Airbnb allows users to rent out their rooms to tourists. It has arranged more than 10 million stays in 600,000 rooms across 34,000 cities. You can find any type of place, and more importantly to many you get to stay right in the centre of a city without paying huge hotel prices. It gives a tourist the chance to pretend they are part of their destination’s fabric, instead of being a passing guest. The hotel industry have struggled to compete with this, and it has affected some, particular the smaller hotels. A Boston university study compared revenue data from Texas cities where Airbnb operates with those in which it doesn’t and found that for every 1% increase in Airbnb bookings, there is a 0.05% decrease in hotel revenue. In an industry that can have small margins, that is significant.

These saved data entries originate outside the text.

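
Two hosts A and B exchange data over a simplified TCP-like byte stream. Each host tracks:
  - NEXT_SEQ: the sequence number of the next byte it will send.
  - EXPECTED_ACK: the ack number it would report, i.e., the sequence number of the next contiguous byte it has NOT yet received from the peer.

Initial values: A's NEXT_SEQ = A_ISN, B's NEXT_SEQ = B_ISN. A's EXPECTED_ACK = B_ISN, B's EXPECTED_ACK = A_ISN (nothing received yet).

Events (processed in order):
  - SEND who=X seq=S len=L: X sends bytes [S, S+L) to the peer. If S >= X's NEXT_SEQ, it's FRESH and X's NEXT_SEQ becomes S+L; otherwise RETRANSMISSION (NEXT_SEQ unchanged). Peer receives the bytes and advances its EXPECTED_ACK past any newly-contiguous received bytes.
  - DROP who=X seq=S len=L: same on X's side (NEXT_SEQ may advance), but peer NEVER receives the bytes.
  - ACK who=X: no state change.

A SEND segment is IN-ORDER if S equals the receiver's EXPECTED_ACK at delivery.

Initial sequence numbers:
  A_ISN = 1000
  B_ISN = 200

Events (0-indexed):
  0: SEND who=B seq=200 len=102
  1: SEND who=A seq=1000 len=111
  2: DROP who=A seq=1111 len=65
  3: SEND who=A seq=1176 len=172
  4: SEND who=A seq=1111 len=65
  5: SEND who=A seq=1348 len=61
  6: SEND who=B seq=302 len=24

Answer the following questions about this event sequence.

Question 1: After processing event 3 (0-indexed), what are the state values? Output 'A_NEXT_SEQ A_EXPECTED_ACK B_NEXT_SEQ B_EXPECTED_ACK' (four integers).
After event 0: A_seq=1000 A_ack=302 B_seq=302 B_ack=1000
After event 1: A_seq=1111 A_ack=302 B_seq=302 B_ack=1111
After event 2: A_seq=1176 A_ack=302 B_seq=302 B_ack=1111
After event 3: A_seq=1348 A_ack=302 B_seq=302 B_ack=1111

1348 302 302 1111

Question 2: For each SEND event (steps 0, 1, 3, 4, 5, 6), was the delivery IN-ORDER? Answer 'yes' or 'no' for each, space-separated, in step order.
Answer: yes yes no yes yes yes

Derivation:
Step 0: SEND seq=200 -> in-order
Step 1: SEND seq=1000 -> in-order
Step 3: SEND seq=1176 -> out-of-order
Step 4: SEND seq=1111 -> in-order
Step 5: SEND seq=1348 -> in-order
Step 6: SEND seq=302 -> in-order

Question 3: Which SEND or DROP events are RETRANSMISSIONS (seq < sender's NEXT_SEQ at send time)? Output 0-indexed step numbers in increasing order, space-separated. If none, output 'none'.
Step 0: SEND seq=200 -> fresh
Step 1: SEND seq=1000 -> fresh
Step 2: DROP seq=1111 -> fresh
Step 3: SEND seq=1176 -> fresh
Step 4: SEND seq=1111 -> retransmit
Step 5: SEND seq=1348 -> fresh
Step 6: SEND seq=302 -> fresh

Answer: 4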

But, according to The Caterer magazine, the hospitality industry, whilst accepting that it is fair for them to be subjected to competition, are arguing that it is not fair that they have to compete in a playing field that is patently not level. David Weston, the CEO of the Bed and Breakfast a Association pointed out that his members have to have signs outsides their properties, are subject to inspection by fire regulators and food hygiene inspectors, have to pay for copyright for music and also pay liability insurance in addition to many other stipulations that grow every year. In contrast, someone can make money through Airbnb without paying for any red tape, and through that undercut those who do. Hotel consultant Melvin Gold said that “you can’t have something completely unregulated going up against regulated sectors – it’s not fair.” Weston adds that he has no problem with AirBnb, but that the regulators are asleep to the changes in the market and need to either abolish the regulations or apply them across the board, so everyone is competing under the same rules.”
It is likely that what will need to happen for a change to take place is a problem with an Airbnb property. Someone might get hurt, or a fire break out caused by a lack of an inspection. At that point the regulators may get involved. You might expect our politicians to get involved on the legislative front, but no politician in the year before an election will ask for regulation which adds to prices for people staying in the UK, particularly as Airbnb is a global website. It’s a bit like with Uber, the private cab company that is competing with black cabs but are far less regulated. Something horrible will have to happen before they get regulated more closely. Until then, life will be unfair for the hospitality industry, as it is for the black cabs. Free market competition is happening, but if one competitor is regulated and the other isn’t, it is not a free market.
Until then, the consumer wins….until one customer loses seriously. At which point there may be a large chorus of “we told you so”.